From a practical standpoint, these results help guide future research directions. For pharmaceutical companies interested in developing non-hormonal male contraceptives, these genes would be poor targets since disrupting them doesn't impair fertility. This knowledge prevents wasted resources and helps focus efforts on more promising candidates 1 6 .
This research also highlights the remarkable robustness of biological systems. Reproduction is such a fundamental process that evolution has built in numerous backup systems—when one genetic component is missing, others can often compensate to ensure the system continues to function.
Similar follow-up studies have continued to expand our understanding of reproductive genetics. A 2024 study identified 15 additional reproductive organ-enriched genes that are dispensable for male fertility 2 , and a 2025 paper added 18 more genes to this growing list 7 . Each of these "negative" results helps paint a more complete picture of the complex genetic landscape underlying male reproduction.
The application of CRISPR technology to study reproduction represents just the beginning of a new era in genetic research. As scientists continue to identify which genes are essential—and which are not—we move closer to understanding the core genetic requirements for fertility. This knowledge has far-reaching implications, from developing novel contraceptives to addressing male infertility, and even informing conservation efforts for endangered species.

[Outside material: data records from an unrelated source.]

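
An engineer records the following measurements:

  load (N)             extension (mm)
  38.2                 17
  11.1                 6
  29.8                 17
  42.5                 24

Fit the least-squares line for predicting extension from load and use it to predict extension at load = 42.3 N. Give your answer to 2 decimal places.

n = 4, Σx = 121.6, Σy = 64, Σxy = 2242.6, Σx² = 4276.74
Sxx = Σx² − (Σx)²/n = 4276.74 − 3696.64 = 580.1
Sxy = Σxy − (Σx)(Σy)/n = 2242.6 − 1945.6 = 297
b = Sxy/Sxx = 297/580.1 = 0.511981
a = ȳ − b·x̄ = 16 − 0.511981·30.4 = 0.435787
ŷ(42.3) = a + b·42.3 = 0.435787 + 0.511981·42.3 = 22.092570

22.09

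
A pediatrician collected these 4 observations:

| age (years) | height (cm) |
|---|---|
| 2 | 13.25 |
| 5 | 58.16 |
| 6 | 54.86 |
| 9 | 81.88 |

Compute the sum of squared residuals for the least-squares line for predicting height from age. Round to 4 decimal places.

164.1570

n = 4, Σx = 22, Σy = 208.15, Σxy = 1383.38, Σx² = 146, Σy² = 13272.1021
Sxx = Σx² − (Σx)²/n = 146 − 121 = 25
Sxy = Σxy − (Σx)(Σy)/n = 1383.38 − 1144.825 = 238.555
Syy = Σy² − (Σy)²/n = 13272.1021 − 10831.605625 = 2440.496475
b = Sxy/Sxx = 238.555/25 = 9.5422
SSE = Syy − b·Sxy = 2440.496475 − 9.5422·238.555 = 164.156954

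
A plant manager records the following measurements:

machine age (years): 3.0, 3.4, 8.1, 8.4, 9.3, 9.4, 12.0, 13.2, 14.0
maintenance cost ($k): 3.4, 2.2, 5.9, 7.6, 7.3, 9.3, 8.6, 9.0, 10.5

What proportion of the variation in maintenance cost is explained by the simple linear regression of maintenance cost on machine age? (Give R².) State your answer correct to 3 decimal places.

n = 9, Σx = 80.8, Σy = 63.8, Σxy = 653.62, Σx² = 845.82, Σy² = 513.96
Sxx = Σx² − (Σx)²/n = 845.82 − 725.404444 = 120.415556
Sxy = Σxy − (Σx)(Σy)/n = 653.62 − 572.782222 = 80.837778
Syy = Σy² − (Σy)²/n = 513.96 − 452.271111 = 61.688889
R² = Sxy²/(Sxx·Syy) = (80.837778)²/(120.415556·61.688889) = 0.879709

0.880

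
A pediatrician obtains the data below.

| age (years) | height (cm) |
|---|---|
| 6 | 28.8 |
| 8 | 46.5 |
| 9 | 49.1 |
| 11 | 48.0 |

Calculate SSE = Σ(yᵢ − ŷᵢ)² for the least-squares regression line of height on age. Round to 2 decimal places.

89.10

n = 4, Σx = 34, Σy = 172.4, Σxy = 1514.7, Σx² = 302, Σy² = 7706.5
Sxx = Σx² − (Σx)²/n = 302 − 289 = 13
Sxy = Σxy − (Σx)(Σy)/n = 1514.7 − 1465.4 = 49.3
Syy = Σy² − (Σy)²/n = 7706.5 − 7430.44 = 276.06
b = Sxy/Sxx = 49.3/13 = 3.792308
SSE = Syy − b·Sxy = 276.06 − 3.792308·49.3 = 89.099231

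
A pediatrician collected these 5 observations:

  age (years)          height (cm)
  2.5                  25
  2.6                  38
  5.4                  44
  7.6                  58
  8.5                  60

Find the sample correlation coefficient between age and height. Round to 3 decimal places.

0.949

n = 5, Σx = 26.6, Σy = 225, Σxy = 1349.7, Σx² = 172.18, Σy² = 10969
Sxx = Σx² − (Σx)²/n = 172.18 − 141.512 = 30.668
Sxy = Σxy − (Σx)(Σy)/n = 1349.7 − 1197 = 152.7
Syy = Σy² − (Σy)²/n = 10969 − 10125 = 844
r = Sxy/√(Sxx·Syy) = 152.7/√(25883.792) = 152.7/160.884406 = 0.949129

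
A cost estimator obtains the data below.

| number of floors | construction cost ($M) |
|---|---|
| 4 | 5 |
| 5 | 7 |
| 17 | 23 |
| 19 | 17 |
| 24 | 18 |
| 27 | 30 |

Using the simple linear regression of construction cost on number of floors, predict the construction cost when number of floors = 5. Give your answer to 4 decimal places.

n = 6, Σx = 96, Σy = 100, Σxy = 2011, Σx² = 1996
Sxx = Σx² − (Σx)²/n = 1996 − 1536 = 460
Sxy = Σxy − (Σx)(Σy)/n = 2011 − 1600 = 411
b = Sxy/Sxx = 411/460 = 0.893478
a = ȳ − b·x̄ = 16.666667 − 0.893478·16 = 2.371014
ŷ(5) = a + b·5 = 2.371014 + 0.893478·5 = 6.838406

6.8384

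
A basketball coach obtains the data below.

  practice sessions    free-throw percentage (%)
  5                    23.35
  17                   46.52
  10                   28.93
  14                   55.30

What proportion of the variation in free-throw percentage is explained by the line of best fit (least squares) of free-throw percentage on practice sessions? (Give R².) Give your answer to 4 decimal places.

n = 4, Σx = 46, Σy = 154.1, Σxy = 1971.09, Σx² = 610, Σy² = 6604.3678
Sxx = Σx² − (Σx)²/n = 610 − 529 = 81
Sxy = Σxy − (Σx)(Σy)/n = 1971.09 − 1772.15 = 198.94
Syy = Σy² − (Σy)²/n = 6604.3678 − 5936.7025 = 667.6653
R² = Sxy²/(Sxx·Syy) = (198.94)²/(81·667.6653) = 0.731813

0.7318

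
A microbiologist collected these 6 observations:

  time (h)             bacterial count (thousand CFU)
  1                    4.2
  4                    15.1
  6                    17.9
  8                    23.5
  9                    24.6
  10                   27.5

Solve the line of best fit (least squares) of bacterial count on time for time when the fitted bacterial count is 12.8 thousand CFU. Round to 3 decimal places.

n = 6, Σx = 38, Σy = 112.8, Σxy = 856.4, Σx² = 298
Sxx = Σx² − (Σx)²/n = 298 − 240.666667 = 57.333333
Sxy = Σxy − (Σx)(Σy)/n = 856.4 − 714.4 = 142
b = Sxy/Sxx = 142/57.333333 = 2.476744
a = ȳ − b·x̄ = 18.8 − 2.476744·6.333333 = 3.113953
Set a + b·x = 12.8: x = (12.8 − 3.113953) / 2.476744 = 3.910798

3.911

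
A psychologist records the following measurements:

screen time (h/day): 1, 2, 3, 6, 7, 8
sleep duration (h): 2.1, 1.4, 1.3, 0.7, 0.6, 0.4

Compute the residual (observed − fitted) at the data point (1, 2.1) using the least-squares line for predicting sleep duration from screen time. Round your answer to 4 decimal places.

0.2703

n = 6, Σx = 27, Σy = 6.5, Σxy = 20.4, Σx² = 163
Sxx = Σx² − (Σx)²/n = 163 − 121.5 = 41.5
Sxy = Σxy − (Σx)(Σy)/n = 20.4 − 29.25 = -8.85
b = Sxy/Sxx = -8.85/41.5 = -0.213253
a = ȳ − b·x̄ = 1.083333 − (-0.213253)·4.5 = 2.042972
ŷ(1) = 2.042972 + (-0.213253)·1 = 1.829719
residual = y − ŷ = 2.1 − 1.829719 = 0.270281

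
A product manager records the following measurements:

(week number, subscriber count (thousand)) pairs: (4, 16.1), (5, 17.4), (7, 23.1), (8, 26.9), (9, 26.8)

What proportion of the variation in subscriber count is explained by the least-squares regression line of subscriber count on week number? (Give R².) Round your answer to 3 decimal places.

n = 5, Σx = 33, Σy = 110.3, Σxy = 769.5, Σx² = 235, Σy² = 2537.43
Sxx = Σx² − (Σx)²/n = 235 − 217.8 = 17.2
Sxy = Σxy − (Σx)(Σy)/n = 769.5 − 727.98 = 41.52
Syy = Σy² − (Σy)²/n = 2537.43 − 2433.218 = 104.212
R² = Sxy²/(Sxx·Syy) = (41.52)²/(17.2·104.212) = 0.961764

0.962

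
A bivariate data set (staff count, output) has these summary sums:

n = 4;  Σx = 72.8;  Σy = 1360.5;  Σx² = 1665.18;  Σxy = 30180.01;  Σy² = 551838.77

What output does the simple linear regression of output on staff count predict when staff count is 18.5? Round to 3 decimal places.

Sxx = Σx² − (Σx)²/n = 1665.18 − 1324.96 = 340.22
Sxy = Σxy − (Σx)(Σy)/n = 30180.01 − 24761.1 = 5418.91
b = Sxy/Sxx = 5418.91/340.22 = 15.927664
a = ȳ − b·x̄ = 340.125 − 15.927664·18.2 = 50.241507
ŷ(18.5) = a + b·18.5 = 50.241507 + 15.927664·18.5 = 344.903299

344.903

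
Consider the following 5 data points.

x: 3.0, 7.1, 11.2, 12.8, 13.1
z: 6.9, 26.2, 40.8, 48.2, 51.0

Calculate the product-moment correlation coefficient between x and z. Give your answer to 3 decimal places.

n = 5, Σx = 47.2, Σy = 173.1, Σxy = 1948.74, Σx² = 520.3, Σy² = 7322.93
Sxx = Σx² − (Σx)²/n = 520.3 − 445.568 = 74.732
Sxy = Σxy − (Σx)(Σy)/n = 1948.74 − 1634.064 = 314.676
Syy = Σy² − (Σy)²/n = 7322.93 − 5992.722 = 1330.208
r = Sxy/√(Sxx·Syy) = 314.676/√(99409.104256) = 314.676/315.292094 = 0.998046

0.998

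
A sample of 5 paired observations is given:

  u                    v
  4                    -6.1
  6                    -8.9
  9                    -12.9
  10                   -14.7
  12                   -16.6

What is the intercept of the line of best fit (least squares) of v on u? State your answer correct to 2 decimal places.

-0.85

n = 5, Σx = 41, Σy = -59.2, Σxy = -540.1, Σx² = 377
Sxx = Σx² − (Σx)²/n = 377 − 336.2 = 40.8
Sxy = Σxy − (Σx)(Σy)/n = -540.1 − (-485.44) = -54.66
b = Sxy/Sxx = -54.66/40.8 = -1.339706
a = ȳ − b·x̄ = -11.84 − (-1.339706)·8.2 = -0.854412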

What makes this research particularly exciting is its potential to translate from basic science to clinical applications. The same CRISPR tools used to understand reproductive genetics in mice are already being deployed in human clinical trials for various genetic disorders 5 . While much work remains before CRISPR-based reproductive treatments become commonplace, the foundational research being conducted today paves the way for tomorrow's medical breakthroughs.
In the end, the story of these 13 "dispensable" genes reminds us that in science, sometimes what we don't find is as important as what we do. As CRISPR technology continues to evolve, it will undoubtedly uncover more of reproduction's genetic mysteries—both the essential players and the surprising bystanders—bringing us closer to a comprehensive understanding of one of life's most fundamental processes.